Revenue is expected to increase 1.3% from a year ago, to $10.36 billion, based on the most recent consensus estimates from Wall Street analysts who follow the company. Tyson’s fiscal 2019 began on Oct. 1, 2018, and the results in the first quarter run through Dec. 31, 2018. Of the 14 analysts covering the stock and reporting through Yahoo! Finance, nine have Tyson Foods rated a “buy” position believing the stock will outperform the rest of the market in the next year. Six analysts rate Tyson stock as “hold” and remain neutral on the stock. Four analysts believe the stock underperform the market. One analyst ranked the shares a “sell.” as of the end of 2018. The consensus median target price for Tyson Foods is $69.80.

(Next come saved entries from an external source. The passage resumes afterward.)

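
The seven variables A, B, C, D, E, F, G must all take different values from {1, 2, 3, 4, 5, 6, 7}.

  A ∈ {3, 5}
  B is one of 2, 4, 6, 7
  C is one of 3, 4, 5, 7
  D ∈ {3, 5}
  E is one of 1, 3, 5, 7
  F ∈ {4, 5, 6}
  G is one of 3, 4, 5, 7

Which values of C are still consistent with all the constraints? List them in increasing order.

4, 7

The 7 variables together cover exactly {1, 2, 3, 4, 5, 6, 7} — 7 values for 7 variables — and 1 appears only in E's list, so E = 1.
The 6 still-open variables together cover exactly {2, 3, 4, 5, 6, 7} — 6 values for 6 variables — and 2 appears only in B's list, so B = 2.
Among the 5 still-open variables, 6 fits only F (and all 5 values in {3, 4, 5, 6, 7} must be used), so F = 6.
The 2 variables A and D are confined to {3, 5}, which locks those values in; drop them from C, G.
No further eliminations apply; C can still be any of 4, 7.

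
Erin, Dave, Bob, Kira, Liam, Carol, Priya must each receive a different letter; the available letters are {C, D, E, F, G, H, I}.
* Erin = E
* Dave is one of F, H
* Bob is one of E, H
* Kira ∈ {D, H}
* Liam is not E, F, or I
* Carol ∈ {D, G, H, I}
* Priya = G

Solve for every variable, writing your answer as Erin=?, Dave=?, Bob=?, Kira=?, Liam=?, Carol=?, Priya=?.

Erin must be E (only option left). So Bob can't be E.
Bob's domain is down to {H}, so Bob = H. So Dave, Kira, Liam, Carol can't be H.
That leaves Kira = D. So Liam, Carol can't be D.
Priya's domain is down to {G}, so Priya = G. Strike G from Liam, Carol.
Dave's domain is down to {F}, so Dave = F.
Liam's domain is down to {C}, so Liam = C.
Carol's domain is down to {I}, so Carol = I.

Erin=E, Dave=F, Bob=H, Kira=D, Liam=C, Carol=I, Priya=G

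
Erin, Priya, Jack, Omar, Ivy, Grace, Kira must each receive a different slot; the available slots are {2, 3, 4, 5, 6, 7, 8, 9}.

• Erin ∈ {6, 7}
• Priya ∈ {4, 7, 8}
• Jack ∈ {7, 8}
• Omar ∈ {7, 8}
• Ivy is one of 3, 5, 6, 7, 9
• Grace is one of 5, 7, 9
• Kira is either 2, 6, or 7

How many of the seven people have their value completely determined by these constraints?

The 2 variables Jack and Omar are confined to {7, 8}, which locks those values in; drop them from Erin, Priya, Ivy, Grace, Kira.
Erin has just one choice, so Erin = 6. Remove 6 from Ivy, Kira.
Priya has just one choice, so Priya = 4.
Kira must be 2 (only option left).
Determined: Erin=6, Priya=4, Kira=2. The other people each still have more than one consistent value. That makes 3.

3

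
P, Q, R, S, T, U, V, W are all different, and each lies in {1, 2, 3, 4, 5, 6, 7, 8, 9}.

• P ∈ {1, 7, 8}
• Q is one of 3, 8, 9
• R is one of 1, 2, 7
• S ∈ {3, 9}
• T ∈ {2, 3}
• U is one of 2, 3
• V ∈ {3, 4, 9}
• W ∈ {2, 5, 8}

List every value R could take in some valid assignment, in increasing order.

The 8 variables together cover exactly {1, 2, 3, 4, 5, 7, 8, 9} — 8 values for 8 variables — and 4 appears only in V's list, so V = 4.
The 7 still-open variables together cover exactly {1, 2, 3, 5, 7, 8, 9} — 7 values for 7 variables — and 5 appears only in W's list, so W = 5.
T and U between them cover only {2, 3} — a naked pair. Remove those values from Q, R, S.
That leaves S = 9. Remove 9 from Q.
Q must be 8 (only option left). Strike 8 from P.
No further eliminations apply; R can still be any of 1, 7.

1, 7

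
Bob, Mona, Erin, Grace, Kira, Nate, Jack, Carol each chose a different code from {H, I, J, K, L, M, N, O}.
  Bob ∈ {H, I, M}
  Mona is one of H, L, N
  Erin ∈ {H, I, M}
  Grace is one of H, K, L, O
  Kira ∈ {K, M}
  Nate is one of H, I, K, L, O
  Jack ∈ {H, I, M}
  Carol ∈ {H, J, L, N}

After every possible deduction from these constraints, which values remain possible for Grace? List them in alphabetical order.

L, O

The 8 variables together cover exactly {H, I, J, K, L, M, N, O} — 8 values for 8 variables — and J appears only in Carol's list, so Carol = J.
The 7 still-open variables draw from only 7 values {H, I, K, L, M, N, O}, so each is used; only Mona can be N, hence Mona = N.
Bob, Erin, Jack between them cover only {H, I, M} — a naked triple. Remove those values from Grace, Kira, Nate.
That leaves Kira = K. Eliminate K elsewhere: Grace, Nate.
No further eliminations apply; Grace can still be any of L, O.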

Steve Kay, publisher of Cattle Buyers Weekly, recently noted In Food Business News that chicken profits were depressed last year and could remain so unless processors reduce production to raise prices, or unless beef and pork sales at retail and food service falter. Kay said 2018 was a record year for beef and strong for pork despite the impact of tariffs. He said Tyson runs an efficient pork business and he thinks it could do better if the tariffs are removed. Kay said beef processors will continue to have ample supplies of fed cattle and are set up for another record year so long as beef demand remains strong in the U.S. and abroad.


Tyson executives warned in the fourth quarter report there would likely be weakness in chicken for the short-term with prospects looking better as the year progresses  USDA projects boiler production to rise 1.7% this year with more than 43.37 billion pounds processed. Beef production is expected to total 27.81 billion pounds, rising 3.3% from last year. Pork production is expected to set a record with 27.715 billion pounds processed, up 5.3% over last year.


The U.S. Meat Export Council expects meat exports to increase 1.6% this year. But Kay said two clouds hanging over the industry are the the availability of skilled workers to staff the industry’s hundreds of processing plants and higher shipping costs stemming from a shortage in truck drivers that appears to be worsening.


Cargill, a major Tyson competitor in beef, has said changing immigration policies and limited labor pools in many rural areas pose challenges for all processors and manufacturing in general.